AT last someone in Glenree House has blown the whistle on what many of the staff believe to be an oppressive and bullying management ethos within the Department of Agriculture in Newry.
I saw it at its most simple level, when in the days following the opening of the new office reception area, a mandarin from headquarters in Belfast was being given the guided tour by a Newry manager.
They stopped at the reception desk where a veterinary officer was in conversation with the clerk on duty.
The manager interrupted the conversation, introduced the mandarin to the veterinary officer and totally ignored the clerk.
On a more serious level I saw my wife, a clerical officer at Glenree House, reduced to months upon months of depressive illness, regular prolonged periods of sick leave, and driven to early retirement by a disgraceful management regime of bullying and humiliation.

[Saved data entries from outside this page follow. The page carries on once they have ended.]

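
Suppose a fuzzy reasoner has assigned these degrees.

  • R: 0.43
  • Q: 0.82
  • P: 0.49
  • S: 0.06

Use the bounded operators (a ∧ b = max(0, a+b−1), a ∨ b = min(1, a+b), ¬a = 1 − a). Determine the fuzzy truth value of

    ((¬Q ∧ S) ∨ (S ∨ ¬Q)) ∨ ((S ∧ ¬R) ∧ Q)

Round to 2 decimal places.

¬Q = 1 − 0.82 = 0.18
¬Q ∧ S = max(0, a+b−1) on (0.18, 0.06) = 0.00
¬Q = 1 − 0.82 = 0.18
S ∨ ¬Q = min(1, a+b) on (0.06, 0.18) = 0.24
(¬Q ∧ S) ∨ (S ∨ ¬Q) = min(1, a+b) on (0.00, 0.24) = 0.24
¬R = 1 − 0.43 = 0.57
S ∧ ¬R = max(0, a+b−1) on (0.06, 0.57) = 0.00
(S ∧ ¬R) ∧ Q = max(0, a+b−1) on (0.00, 0.82) = 0.00
((¬Q ∧ S) ∨ (S ∨ ¬Q)) ∨ ((S ∧ ¬R) ∧ Q) = min(1, a+b) on (0.24, 0.00) = 0.24

0.24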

Unions do not seem to matter. Unions appear powerless in the path of the juggernaut of trundling bad management practices which consistently fail to regard the people-factor as being important.
Were it possible for humanoid automatons to be manufactured and plugged into power points at Glenree, such an innovation would fit well with current management policies.
Automatons do not cry when bullied, do not go sick and will never cause the embarrassment of leaving the building in tears, exposing management to public opprobrium.
Last year a Newry manager parked his new four-wheel drive jeep in the car park.
Later in the morning he publicly accused a staff member of having scratched his vehicle while she was parking. The woman collapsed in a flood of tears.
There was, of course, no truth whatsoever in the manager’s allegation but the woman was off work, close to a nervous breakdown, for all of six months.
The manager refused to apologise and the woman endured an emotional hell.
The loser was the woman, the manager survived.
It is my observation that management practices at the Department of Agriculture in Newry equate to Stasi principles, a kind of secret police approach.
Staff are called unexpectedly to disciplinary meetings, unions are sidelined and no-one in DARD leadership in Belfast seems to care. After all, the problem is only a people problem and people are there to be pushed and bullied.
Well they have bitten off more that they can chew. PJ Bradley is on the case and he will not let it rest.